NEW YORK (Reuters) - The dollar rose for a third session against most major currencies on Tuesday, in line with U.S. stocks, bolstered by the prospect of reopenings in some American states and countries around the world, as well as U.S. services data that was stronger than market expectations.
Some analysts said since the onset of the coronavirus pandemic in March, the dollar has developed a positive correlation with U.S. stocks. Typically, the dollar tends to rally when stocks are down and financial markets are under stress.
The dollar is still a safe haven and gains when there is chaos in the market. But when it moves in tandem with risk assets, analysts are no longer surprised.
“There has been a disconnect between equities and economics,” said Mazen Issa, senior FX strategist at TD Securities in New York. “So even though there is a risk rally today, the dollar’s performance, in large part, is tied to relative equity performance.”
U.S. stocks gained on Tuesday, as did crude futures, which advanced 20%, with Brent up around 12% as production fell and countries around the globe, including Italy, Finland and several U.S. states, eased lockdown restrictions. [O/R]
“This is the situation we’re in right now,” said Issa. “With very low yields, investment alternatives are few and far between and so what it does mean is that the U.S equity market, much like the dollar, is more defensively structured in terms of its sectoral compositions,” Issa said.

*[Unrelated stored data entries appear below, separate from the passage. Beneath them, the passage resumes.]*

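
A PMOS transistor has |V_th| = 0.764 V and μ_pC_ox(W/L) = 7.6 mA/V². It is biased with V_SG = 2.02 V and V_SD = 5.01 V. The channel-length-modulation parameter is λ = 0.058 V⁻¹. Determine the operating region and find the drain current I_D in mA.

V_ov = V_SG − |V_th| = 2.02 − 0.764 = 1.26 V.
Since V_SD = 5.01 V ≥ V_ov = 1.26 V, the device is in saturation.
I_D = ½ k_p V_ov² (1 + λ V_SD) = 0.5 × 7.6 × 1.26² × (1 + 0.058 × 5.01) = 7.74 mA.

Saturation; I_D = 7.74 mA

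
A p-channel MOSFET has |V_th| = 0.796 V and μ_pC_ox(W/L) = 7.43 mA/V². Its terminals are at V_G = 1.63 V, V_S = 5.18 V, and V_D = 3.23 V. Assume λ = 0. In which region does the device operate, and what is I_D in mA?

V_SG = V_S − V_G = 5.18 − 1.63 = 3.55 V; V_SD = V_S − V_D = 5.18 − 3.23 = 1.95 V.
V_ov = V_SG − |V_th| = 3.55 − 0.796 = 2.75 V.
Since V_SD = 1.95 V < V_ov = 2.75 V, the device is in the triode region.
I_D = k_p [V_ov · V_SD − ½ V_SD²] = 7.43 × [2.75 × 1.95 − 0.5 × 1.95²] = 25.8 mA.

Triode; I_D = 25.8 mA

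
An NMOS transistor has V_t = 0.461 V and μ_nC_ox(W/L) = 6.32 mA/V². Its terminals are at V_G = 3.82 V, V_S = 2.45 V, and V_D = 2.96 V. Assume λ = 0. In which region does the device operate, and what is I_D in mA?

Triode; I_D = 2.11 mA

V_GS = V_G − V_S = 3.82 − 2.45 = 1.37 V; V_DS = V_D − V_S = 2.96 − 2.45 = 0.51 V.
V_ov = V_GS − V_t = 1.37 − 0.461 = 0.909 V.
Since V_DS = 0.51 V < V_ov = 0.909 V, the device is in the triode region.
I_D = k_n [V_ov · V_DS − ½ V_DS²] = 6.32 × [0.909 × 0.51 − 0.5 × 0.51²] = 2.11 mA.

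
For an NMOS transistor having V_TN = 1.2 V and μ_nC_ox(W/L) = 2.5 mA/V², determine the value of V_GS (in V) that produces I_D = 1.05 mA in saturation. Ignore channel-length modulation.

V_GS = 2.12 V

In saturation I_D = ½ k_n (V_GS − V_TN)², so V_GS − V_TN = √(2 I_D / k_n) = √(2 × 1.05 / 2.5) = 0.917 V.
V_GS = 1.2 + 0.917 = 2.12 V.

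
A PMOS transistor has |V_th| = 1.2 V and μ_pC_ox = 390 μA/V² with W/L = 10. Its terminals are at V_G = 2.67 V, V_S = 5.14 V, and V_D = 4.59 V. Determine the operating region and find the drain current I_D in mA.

V_SG = V_S − V_G = 5.14 − 2.67 = 2.47 V; V_SD = V_S − V_D = 5.14 − 4.59 = 0.55 V.
k_p = μ_pC_ox · (W/L) = 3.9 mA/V².
V_ov = V_SG − |V_th| = 2.47 − 1.2 = 1.27 V.
Since V_SD = 0.55 V < V_ov = 1.27 V, the device is in the triode region.
I_D = k_p [V_ov · V_SD − ½ V_SD²] = 3.9 × [1.27 × 0.55 − 0.5 × 0.55²] = 2.13 mA.

Triode; I_D = 2.13 mA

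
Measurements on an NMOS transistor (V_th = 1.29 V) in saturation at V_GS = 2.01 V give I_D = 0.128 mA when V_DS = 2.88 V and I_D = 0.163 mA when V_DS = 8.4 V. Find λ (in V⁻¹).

λ = 0.0578 V⁻¹

With V_GS fixed, I_D ∝ (1 + λ V_DS) in saturation, so I_D2/I_D1 = (1 + λ V_DS2)/(1 + λ V_DS1).
0.163/0.128 = 1.273 = (1 + 8.4 λ)/(1 + 2.88 λ).
Solving: λ (I_D1 V_DS2 − I_D2 V_DS1) = I_D2 − I_D1, so λ = (0.163 − 0.128) / (0.128 × 8.4 − 0.163 × 2.88) = 0.035 / 0.606 = 0.0578 V⁻¹.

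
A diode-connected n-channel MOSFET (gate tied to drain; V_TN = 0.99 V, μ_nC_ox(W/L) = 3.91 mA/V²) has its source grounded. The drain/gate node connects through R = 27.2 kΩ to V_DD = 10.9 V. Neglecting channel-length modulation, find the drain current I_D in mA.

With gate tied to drain, V_GS = V_DS ≥ V_GS − V_TN, so the device is in saturation.
KCL at the drain: ½ k_n (V_GS − V_TN)² = (V_DD − V_GS)/R.
Let x = V_GS − 0.99. Then 53.2 x² + x − 9.91 = 0, giving x = 0.422 V (positive root), so V_GS = 1.41 V.
I_D = (V_DD − V_GS)/R = (10.9 − 1.41) / 27.2 = 0.349 mA.

I_D = 0.349 mA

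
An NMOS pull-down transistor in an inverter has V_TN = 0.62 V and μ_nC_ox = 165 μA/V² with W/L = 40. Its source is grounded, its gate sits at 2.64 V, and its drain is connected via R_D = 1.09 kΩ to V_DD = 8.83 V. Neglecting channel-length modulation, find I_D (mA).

I_D = 7.48 mA

V_GS = V_G = 2.64 V, so V_ov = 2.64 − 0.62 = 2.02 V.
k_n = μ_nC_ox · (W/L) = 6.6 mA/V².
Assume saturation: I_D = ½ k_n V_ov² = 0.5 × 6.6 × 2.02² = 13.5 mA, giving V_DS = V_DD − I_D R_D = 8.83 − 13.5 × 1.09 = -5.85 V.
But -5.85 V < V_ov = 2.02 V, so the device is actually in triode.
In triode I_D = k_n[V_ov V_DS − ½ V_DS²] and I_D = (V_DD − V_DS)/R_D. Equating: 3.6 V_DS² − 15.53 V_DS + 8.83 = 0, giving V_DS = 0.674 V (the root below V_ov).
I_D = (8.83 − 0.674) / 1.09 = 7.48 mA.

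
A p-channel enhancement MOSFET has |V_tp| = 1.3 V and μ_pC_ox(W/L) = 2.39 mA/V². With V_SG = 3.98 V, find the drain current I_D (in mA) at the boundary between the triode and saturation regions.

At the boundary V_SD = V_ov = V_SG − |V_tp| = 3.98 − 1.3 = 2.68 V.
I_D = ½ k_p V_ov² = 0.5 × 2.39 × 2.68² = 8.58 mA.

I_D = 8.58 mA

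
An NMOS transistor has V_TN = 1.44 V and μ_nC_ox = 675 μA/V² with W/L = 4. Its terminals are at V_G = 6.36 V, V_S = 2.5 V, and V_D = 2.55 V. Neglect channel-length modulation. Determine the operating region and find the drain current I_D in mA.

V_GS = V_G − V_S = 6.36 − 2.5 = 3.86 V; V_DS = V_D − V_S = 2.55 − 2.5 = 0.05 V.
k_n = μ_nC_ox · (W/L) = 2.7 mA/V².
V_ov = V_GS − V_TN = 3.86 − 1.44 = 2.42 V.
Since V_DS = 0.05 V < V_ov = 2.42 V, the device is in the triode region.
I_D = k_n [V_ov · V_DS − ½ V_DS²] = 2.7 × [2.42 × 0.05 − 0.5 × 0.05²] = 0.323 mA.

Triode; I_D = 0.323 mA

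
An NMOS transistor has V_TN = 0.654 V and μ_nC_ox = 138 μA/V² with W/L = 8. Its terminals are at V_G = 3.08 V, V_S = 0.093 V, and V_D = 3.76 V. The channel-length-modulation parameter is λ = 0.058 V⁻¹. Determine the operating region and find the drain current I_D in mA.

V_GS = V_G − V_S = 3.08 − 0.093 = 2.99 V; V_DS = V_D − V_S = 3.76 − 0.093 = 3.67 V.
k_n = μ_nC_ox · (W/L) = 1.104 mA/V².
V_ov = V_GS − V_TN = 2.99 − 0.654 = 2.33 V.
Since V_DS = 3.67 V ≥ V_ov = 2.33 V, the device is in saturation.
I_D = ½ k_n V_ov² (1 + λ V_DS) = 0.5 × 1.104 × 2.33² × (1 + 0.058 × 3.67) = 3.64 mA.

Saturation; I_D = 3.64 mA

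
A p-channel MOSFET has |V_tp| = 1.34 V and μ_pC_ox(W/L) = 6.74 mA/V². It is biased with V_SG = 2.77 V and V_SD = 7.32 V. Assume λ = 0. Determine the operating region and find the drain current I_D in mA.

Saturation; I_D = 6.89 mA

V_ov = V_SG − |V_tp| = 2.77 − 1.34 = 1.43 V.
Since V_SD = 7.32 V ≥ V_ov = 1.43 V, the device is in saturation.
I_D = ½ k_p V_ov² = 0.5 × 6.74 × 1.43² = 6.89 mA.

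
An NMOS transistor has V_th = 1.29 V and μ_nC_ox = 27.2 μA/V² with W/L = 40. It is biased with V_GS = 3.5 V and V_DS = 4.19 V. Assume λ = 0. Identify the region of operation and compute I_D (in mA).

Saturation; I_D = 2.66 mA

k_n = μ_nC_ox · (W/L) = 1.088 mA/V².
V_ov = V_GS − V_th = 3.5 − 1.29 = 2.21 V.
Since V_DS = 4.19 V ≥ V_ov = 2.21 V, the device is in saturation.
I_D = ½ k_n V_ov² = 0.5 × 1.088 × 2.21² = 2.66 mA.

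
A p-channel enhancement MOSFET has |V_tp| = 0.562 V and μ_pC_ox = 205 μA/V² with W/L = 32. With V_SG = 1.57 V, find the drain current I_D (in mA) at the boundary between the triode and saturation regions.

At the boundary V_SD = V_ov = V_SG − |V_tp| = 1.57 − 0.562 = 1.01 V.
k_p = μ_pC_ox · (W/L) = 6.56 mA/V².
I_D = ½ k_p V_ov² = 0.5 × 6.56 × 1.01² = 3.33 mA.

I_D = 3.33 mA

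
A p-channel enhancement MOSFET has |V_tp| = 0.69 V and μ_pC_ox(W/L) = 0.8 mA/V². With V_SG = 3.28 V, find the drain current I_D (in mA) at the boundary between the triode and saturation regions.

I_D = 2.68 mA

At the boundary V_SD = V_ov = V_SG − |V_tp| = 3.28 − 0.69 = 2.59 V.
I_D = ½ k_p V_ov² = 0.5 × 0.8 × 2.59² = 2.68 mA.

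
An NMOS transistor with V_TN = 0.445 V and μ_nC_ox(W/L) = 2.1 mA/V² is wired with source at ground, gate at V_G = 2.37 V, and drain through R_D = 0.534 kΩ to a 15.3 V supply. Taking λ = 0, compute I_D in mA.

I_D = 3.89 mA

V_GS = V_G = 2.37 V, so V_ov = 2.37 − 0.445 = 1.93 V.
Assume saturation: I_D = ½ k_n V_ov² = 0.5 × 2.1 × 1.93² = 3.89 mA, giving V_DS = V_DD − I_D R_D = 15.3 − 3.89 × 0.534 = 13.2 V.
V_DS = 13.2 V ≥ V_ov = 1.93 V, confirming saturation.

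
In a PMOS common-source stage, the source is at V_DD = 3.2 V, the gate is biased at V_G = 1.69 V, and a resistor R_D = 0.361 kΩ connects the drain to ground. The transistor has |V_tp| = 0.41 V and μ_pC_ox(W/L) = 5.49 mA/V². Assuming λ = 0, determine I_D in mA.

I_D = 3.32 mA

V_SG = V_DD − V_G = 3.2 − 1.69 = 1.51 V, so V_ov = 1.51 − 0.41 = 1.1 V.
Assume saturation: I_D = ½ k_p V_ov² = 0.5 × 5.49 × 1.1² = 3.32 mA, giving V_SD = V_DD − I_D R_D = 3.2 − 3.32 × 0.361 = 2 V.
V_SD = 2 V ≥ V_ov = 1.1 V, confirming saturation.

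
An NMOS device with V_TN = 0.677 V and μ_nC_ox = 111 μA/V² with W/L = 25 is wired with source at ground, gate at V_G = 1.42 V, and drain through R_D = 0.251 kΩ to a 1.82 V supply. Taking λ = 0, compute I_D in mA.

V_GS = V_G = 1.42 V, so V_ov = 1.42 − 0.677 = 0.743 V.
k_n = μ_nC_ox · (W/L) = 2.775 mA/V².
Assume saturation: I_D = ½ k_n V_ov² = 0.5 × 2.775 × 0.743² = 0.766 mA, giving V_DS = V_DD − I_D R_D = 1.82 − 0.766 × 0.251 = 1.63 V.
V_DS = 1.63 V ≥ V_ov = 0.743 V, confirming saturation.

I_D = 0.766 mA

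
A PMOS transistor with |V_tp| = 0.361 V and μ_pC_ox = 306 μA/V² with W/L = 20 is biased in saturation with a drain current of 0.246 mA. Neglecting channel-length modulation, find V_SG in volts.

V_SG = 0.645 V

k_p = μ_pC_ox · (W/L) = 6.12 mA/V².
In saturation I_D = ½ k_p (V_SG − |V_tp|)², so V_SG − |V_tp| = √(2 I_D / k_p) = √(2 × 0.246 / 6.12) = 0.284 V.
V_SG = 0.361 + 0.284 = 0.645 V.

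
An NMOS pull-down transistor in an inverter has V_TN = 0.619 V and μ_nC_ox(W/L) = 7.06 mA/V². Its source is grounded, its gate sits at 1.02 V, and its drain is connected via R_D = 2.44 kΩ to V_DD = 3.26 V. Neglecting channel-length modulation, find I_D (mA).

V_GS = V_G = 1.02 V, so V_ov = 1.02 − 0.619 = 0.401 V.
Assume saturation: I_D = ½ k_n V_ov² = 0.5 × 7.06 × 0.401² = 0.568 mA, giving V_DS = V_DD − I_D R_D = 3.26 − 0.568 × 2.44 = 1.87 V.
V_DS = 1.87 V ≥ V_ov = 0.401 V, confirming saturation.

I_D = 0.568 mA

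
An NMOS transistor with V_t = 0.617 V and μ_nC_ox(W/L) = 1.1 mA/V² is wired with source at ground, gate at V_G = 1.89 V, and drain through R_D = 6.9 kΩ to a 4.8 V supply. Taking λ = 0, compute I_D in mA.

V_GS = V_G = 1.89 V, so V_ov = 1.89 − 0.617 = 1.27 V.
Assume saturation: I_D = ½ k_n V_ov² = 0.5 × 1.1 × 1.27² = 0.891 mA, giving V_DS = V_DD − I_D R_D = 4.8 − 0.891 × 6.9 = -1.35 V.
But -1.35 V < V_ov = 1.27 V, so the device is actually in triode.
In triode I_D = k_n[V_ov V_DS − ½ V_DS²] and I_D = (V_DD − V_DS)/R_D. Equating: 3.8 V_DS² − 10.66 V_DS + 4.8 = 0, giving V_DS = 0.563 V (the root below V_ov).
I_D = (4.8 − 0.563) / 6.9 = 0.614 mA.

I_D = 0.614 mA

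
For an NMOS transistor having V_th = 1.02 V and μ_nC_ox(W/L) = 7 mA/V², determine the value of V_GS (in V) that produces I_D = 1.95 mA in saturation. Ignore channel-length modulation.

V_GS = 1.77 V

In saturation I_D = ½ k_n (V_GS − V_th)², so V_GS − V_th = √(2 I_D / k_n) = √(2 × 1.95 / 7) = 0.746 V.
V_GS = 1.02 + 0.746 = 1.77 V.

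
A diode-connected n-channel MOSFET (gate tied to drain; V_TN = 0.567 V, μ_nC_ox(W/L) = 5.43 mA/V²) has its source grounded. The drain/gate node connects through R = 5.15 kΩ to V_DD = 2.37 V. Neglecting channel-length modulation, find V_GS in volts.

V_GS = 0.892 V

With gate tied to drain, V_GS = V_DS ≥ V_GS − V_TN, so the device is in saturation.
KCL at the drain: ½ k_n (V_GS − V_TN)² = (V_DD − V_GS)/R.
Let x = V_GS − 0.567. Then 14 x² + x − 1.803 = 0, giving x = 0.325 V (positive root), so V_GS = 0.892 V.
I_D = (V_DD − V_GS)/R = (2.37 − 0.892) / 5.15 = 0.287 mA.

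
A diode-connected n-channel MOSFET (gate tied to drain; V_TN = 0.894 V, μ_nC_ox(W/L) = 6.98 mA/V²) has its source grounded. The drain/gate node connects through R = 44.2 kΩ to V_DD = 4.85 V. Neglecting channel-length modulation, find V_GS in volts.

V_GS = 1.05 V

With gate tied to drain, V_GS = V_DS ≥ V_GS − V_TN, so the device is in saturation.
KCL at the drain: ½ k_n (V_GS − V_TN)² = (V_DD − V_GS)/R.
Let x = V_GS − 0.894. Then 154 x² + x − 3.956 = 0, giving x = 0.157 V (positive root), so V_GS = 1.05 V.
I_D = (V_DD − V_GS)/R = (4.85 − 1.05) / 44.2 = 0.086 mA.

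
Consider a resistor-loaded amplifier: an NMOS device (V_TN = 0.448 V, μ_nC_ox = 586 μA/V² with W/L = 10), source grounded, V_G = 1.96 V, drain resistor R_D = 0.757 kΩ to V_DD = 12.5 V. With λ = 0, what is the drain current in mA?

V_GS = V_G = 1.96 V, so V_ov = 1.96 − 0.448 = 1.51 V.
k_n = μ_nC_ox · (W/L) = 5.86 mA/V².
Assume saturation: I_D = ½ k_n V_ov² = 0.5 × 5.86 × 1.51² = 6.7 mA, giving V_DS = V_DD − I_D R_D = 12.5 − 6.7 × 0.757 = 7.43 V.
V_DS = 7.43 V ≥ V_ov = 1.51 V, confirming saturation.

I_D = 6.70 mA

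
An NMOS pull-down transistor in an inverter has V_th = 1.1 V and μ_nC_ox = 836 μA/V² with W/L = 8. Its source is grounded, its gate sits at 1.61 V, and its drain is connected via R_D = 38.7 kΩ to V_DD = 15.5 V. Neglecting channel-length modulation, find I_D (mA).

I_D = 0.397 mA

V_GS = V_G = 1.61 V, so V_ov = 1.61 − 1.1 = 0.51 V.
k_n = μ_nC_ox · (W/L) = 6.688 mA/V².
Assume saturation: I_D = ½ k_n V_ov² = 0.5 × 6.688 × 0.51² = 0.87 mA, giving V_DS = V_DD − I_D R_D = 15.5 − 0.87 × 38.7 = -18.2 V.
But -18.2 V < V_ov = 0.51 V, so the device is actually in triode.
In triode I_D = k_n[V_ov V_DS − ½ V_DS²] and I_D = (V_DD − V_DS)/R_D. Equating: 129 V_DS² − 133 V_DS + 15.5 = 0, giving V_DS = 0.134 V (the root below V_ov).
I_D = (15.5 − 0.134) / 38.7 = 0.397 mA.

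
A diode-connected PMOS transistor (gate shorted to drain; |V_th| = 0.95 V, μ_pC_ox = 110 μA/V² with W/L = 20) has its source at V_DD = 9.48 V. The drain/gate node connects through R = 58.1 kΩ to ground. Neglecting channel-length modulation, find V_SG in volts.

V_SG = 1.31 V

With gate tied to drain, V_SG = V_SD ≥ V_SG − |V_th|, so the device is in saturation.
k_p = μ_pC_ox · (W/L) = 2.2 mA/V².
KCL at the drain: ½ k_p (V_SG − |V_th|)² = (V_DD − V_SG)/R.
Let x = V_SG − 0.95. Then 63.9 x² + x − 8.53 = 0, giving x = 0.358 V (positive root), so V_SG = 1.31 V.
I_D = (V_DD − V_SG)/R = (9.48 − 1.31) / 58.1 = 0.141 mA.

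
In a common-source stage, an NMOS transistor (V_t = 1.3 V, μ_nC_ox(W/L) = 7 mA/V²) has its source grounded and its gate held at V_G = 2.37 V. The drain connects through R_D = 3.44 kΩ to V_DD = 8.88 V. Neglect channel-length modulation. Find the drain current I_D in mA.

V_GS = V_G = 2.37 V, so V_ov = 2.37 − 1.3 = 1.07 V.
Assume saturation: I_D = ½ k_n V_ov² = 0.5 × 7 × 1.07² = 4.01 mA, giving V_DS = V_DD − I_D R_D = 8.88 − 4.01 × 3.44 = -4.9 V.
But -4.9 V < V_ov = 1.07 V, so the device is actually in triode.
In triode I_D = k_n[V_ov V_DS − ½ V_DS²] and I_D = (V_DD − V_DS)/R_D. Equating: 12 V_DS² − 26.77 V_DS + 8.88 = 0, giving V_DS = 0.406 V (the root below V_ov).
I_D = (8.88 − 0.406) / 3.44 = 2.46 mA.

I_D = 2.46 mA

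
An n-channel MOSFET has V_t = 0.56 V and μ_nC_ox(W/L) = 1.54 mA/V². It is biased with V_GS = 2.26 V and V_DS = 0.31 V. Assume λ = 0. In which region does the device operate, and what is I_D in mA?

V_ov = V_GS − V_t = 2.26 − 0.56 = 1.7 V.
Since V_DS = 0.31 V < V_ov = 1.7 V, the device is in the triode region.
I_D = k_n [V_ov · V_DS − ½ V_DS²] = 1.54 × [1.7 × 0.31 − 0.5 × 0.31²] = 0.738 mA.

Triode; I_D = 0.738 mA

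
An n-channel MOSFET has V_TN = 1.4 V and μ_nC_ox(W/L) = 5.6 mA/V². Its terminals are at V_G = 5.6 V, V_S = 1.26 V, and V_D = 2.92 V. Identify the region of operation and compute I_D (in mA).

Triode; I_D = 19.6 mA

V_GS = V_G − V_S = 5.6 − 1.26 = 4.34 V; V_DS = V_D − V_S = 2.92 − 1.26 = 1.66 V.
V_ov = V_GS − V_TN = 4.34 − 1.4 = 2.94 V.
Since V_DS = 1.66 V < V_ov = 2.94 V, the device is in the triode region.
I_D = k_n [V_ov · V_DS − ½ V_DS²] = 5.6 × [2.94 × 1.66 − 0.5 × 1.66²] = 19.6 mA.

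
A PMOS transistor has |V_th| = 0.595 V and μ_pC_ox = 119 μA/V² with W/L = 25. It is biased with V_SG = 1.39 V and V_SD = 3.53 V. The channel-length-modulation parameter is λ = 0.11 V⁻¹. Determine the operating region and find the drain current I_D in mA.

k_p = μ_pC_ox · (W/L) = 2.975 mA/V².
V_ov = V_SG − |V_th| = 1.39 − 0.595 = 0.795 V.
Since V_SD = 3.53 V ≥ V_ov = 0.795 V, the device is in saturation.
I_D = ½ k_p V_ov² (1 + λ V_SD) = 0.5 × 2.975 × 0.795² × (1 + 0.11 × 3.53) = 1.31 mA.

Saturation; I_D = 1.31 mA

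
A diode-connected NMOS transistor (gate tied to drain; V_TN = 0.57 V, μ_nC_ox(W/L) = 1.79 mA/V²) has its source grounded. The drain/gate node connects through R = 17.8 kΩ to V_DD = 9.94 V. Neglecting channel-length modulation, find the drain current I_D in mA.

With gate tied to drain, V_GS = V_DS ≥ V_GS − V_TN, so the device is in saturation.
KCL at the drain: ½ k_n (V_GS − V_TN)² = (V_DD − V_GS)/R.
Let x = V_GS − 0.57. Then 15.9 x² + x − 9.37 = 0, giving x = 0.736 V (positive root), so V_GS = 1.31 V.
I_D = (V_DD − V_GS)/R = (9.94 − 1.31) / 17.8 = 0.485 mA.

I_D = 0.485 mA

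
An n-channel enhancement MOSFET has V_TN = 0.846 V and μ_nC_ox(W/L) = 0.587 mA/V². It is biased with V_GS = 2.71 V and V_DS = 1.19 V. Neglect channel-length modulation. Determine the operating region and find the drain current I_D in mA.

Triode; I_D = 0.886 mA

V_ov = V_GS − V_TN = 2.71 − 0.846 = 1.86 V.
Since V_DS = 1.19 V < V_ov = 1.86 V, the device is in the triode region.
I_D = k_n [V_ov · V_DS − ½ V_DS²] = 0.587 × [1.86 × 1.19 − 0.5 × 1.19²] = 0.886 mA.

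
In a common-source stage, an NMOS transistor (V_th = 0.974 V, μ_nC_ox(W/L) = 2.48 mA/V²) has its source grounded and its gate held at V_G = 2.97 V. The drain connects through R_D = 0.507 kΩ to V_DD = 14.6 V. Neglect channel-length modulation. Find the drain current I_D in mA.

I_D = 4.94 mA

V_GS = V_G = 2.97 V, so V_ov = 2.97 − 0.974 = 2 V.
Assume saturation: I_D = ½ k_n V_ov² = 0.5 × 2.48 × 2² = 4.94 mA, giving V_DS = V_DD − I_D R_D = 14.6 − 4.94 × 0.507 = 12.1 V.
V_DS = 12.1 V ≥ V_ov = 2 V, confirming saturation.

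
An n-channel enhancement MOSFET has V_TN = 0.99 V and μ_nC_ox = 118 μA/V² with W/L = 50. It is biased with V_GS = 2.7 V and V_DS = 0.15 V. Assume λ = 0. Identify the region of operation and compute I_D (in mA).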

The greenback’s gains came at the expense of the euro, which weakened broadly after a German constitutional court ruled that the Bundesbank must stop buying government bonds if the European Central Bank cannot prove those purchases are needed.
The decision did not apply to the ECB’s latest pandemic-fighting program, a 750 billion-euro scheme to prop up the economy, but the ruling unsettled financial markets, which had been calmed by aggressive ECB asset purchases aimed at preventing the pandemic leading to an economic meltdown.
The dollar, meanwhile, edged higher after data showed a better-than-expected reading for the U.S. services sector in April. The U.S. Institute for Supply Management’s non-manufacturing index fell to 41.8 last month, from 52.5 in March, but the April level was higher than the consensus forecast of 36.8.
In afternoon trading, the dollar index was up 0.2% at 99.714 .
The euro, meanwhile, fell 0.5% to $1.0850 in the wake of the German court ruling.
The dollar gained 0.7% versus the Swiss franc, another safe-haven currency, to 0.9721 franc, but slipped 0.3% against the yen to 106.450 yen.
Commodity currencies rose with higher risk appetite, with the Australian dollar up 0.6% at 64.57 U.S. cents. It also rose after the Reserve Bank of Australia left its targets for the cash rate and three-year government bond yields unchanged at 0.25%.
Trading was light because of public holidays in Japan and China. The yuan rose 0.2% to 7.1170 per dollar in offshore trade, recovering from a six-week low of 7.1560 hit in the previous session but well below its range last month.